Les chiffres officiels de la grippe H1N1 contestés en Chine

Les autorités et les personnes compétentes gardent constamment un œil sur l’évolution de la maladie au sein du pays. Une conséquence probable à la panique nationale et à l’alarme mondiale tirée lorsqu’il était apparu clair que, les autorités avaient minimisé la gravité de l’épidémie du syndrome respiratoire aigu (SRAS) en 2003. 

La Chine, qui compte aujourd’hui 53 décès liés à la grippe porcine selon les chiffres officiels, a développé un vaccin à la fin du mois d’août et s’est lancée dans une vaste campagne de vaccination nationale. Selon le Ministère de la Santé, le pays aurait déjà immunisé 1.5 million de personnes et espère atteindre 80 à 90 millions de personnes, soit environ 7% de la population chinoise, d’ici la fin du mois de décembre. 

Cependant, des experts doutent aujourd’hui des chiffres officiels du nombre de décès, estimant que les gouvernements locaux pourraient dissimuler ou mal identifier des cas H1N1. ‘Certaines régions ne testent pas les décès pour une pneumonie sévère, et les traitent comme des pneumonies ordinaires’, a indiqué le directeur de l’Institut des maladies respiratoires de Guangzhou, Zhong Nanshan au Southern Metropolis News. 

Début novembre, Feng Zijian, directeur de l’unité de réponse d’urgence du centre de contrôle et de prévention des maladies, avaient également mis en doute les chiffres officiels indiquant que ‘le nombre annoncé par le Ministère de la Santé est seulement une petite part des personnes malades’. Cité par Xinhua, il avait ajouté que : ‘La population ne devrait pas calculer le nombre de personnes infectées et de cas confirmés sur la base de ces chiffres, qui sont loin d’être les chiffres réels’. 

Mais le porte-parole du ministère de la Santé, Deng Haihua, a indiqué que les personnes qui dissimuleraient, mentiraient sur des cas ou retarderaient d’informer les autorités seraient sévèrement réprimandées. Dans un effort de contrôle et de prévention, le ministère a également envoyé neuf équipes dans douze provinces, parmi lesquelles le Hebei, le Hunan et le Xinjiang. 
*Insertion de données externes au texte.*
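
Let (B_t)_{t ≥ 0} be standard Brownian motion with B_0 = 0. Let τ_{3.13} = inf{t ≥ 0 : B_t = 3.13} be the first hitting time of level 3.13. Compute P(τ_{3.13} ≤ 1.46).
P(τ_{3.13} ≤ 1.46) = 2(1 − Φ(3.13/√1.46)) = 2(1 − Φ(2.5904)) ≈ 0.0096

By the reflection principle for standard BM, P(τ_b ≤ t) = 2 · P(B_t ≥ b). Since B_t ~ N(0, t), P(B_t ≥ 3.13) = 1 − Φ(3.13/√t) = 1 − Φ(3.13/√1.46) = 1 − Φ(2.5904) ≈ 0.00479. Doubling: P(τ_{3.13} ≤ 1.46) ≈ 2 · 0.00479 = 0.00958 ≈ 0.0096.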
Il a également défendu la mise en place d’une quarantaine agressive contre les voyageurs étrangers qui présenteraient des symptômes grippaux. Les autorités ont à plusieurs reprises placé en quarantaine des avions entiers de visiteurs internationaux si l’un d’entre eux présentait des symptômes. De telles mesures sont facilement imposées dans un pays communiste. Et bien qu’elles aient été condamnées à travers le monde, Chen a indiqué qu’elles étaient satisfaisantes et assuré que la situation était sous contrôle. 

Zhong a demandé aux autorités de prêter une attention particulière aux cas impliquant les jeunes, après que des cas sévères aient causé la mort de jeunes en moins de quatre jours. Selon lui, la saison de pic de la grippe doit commencer le mois prochain et durer au moins jusqu’en février dans les régions nordiques. Dans le Guangdong (sud), la saison des grippes doit atteindre son pic avec l’arrivée du printemps. La semaine dernière, 28 nouveaux cas de contamination au virus H1N1 ont été rapportés, alors que le pays était traversé par une vague de très grand froid.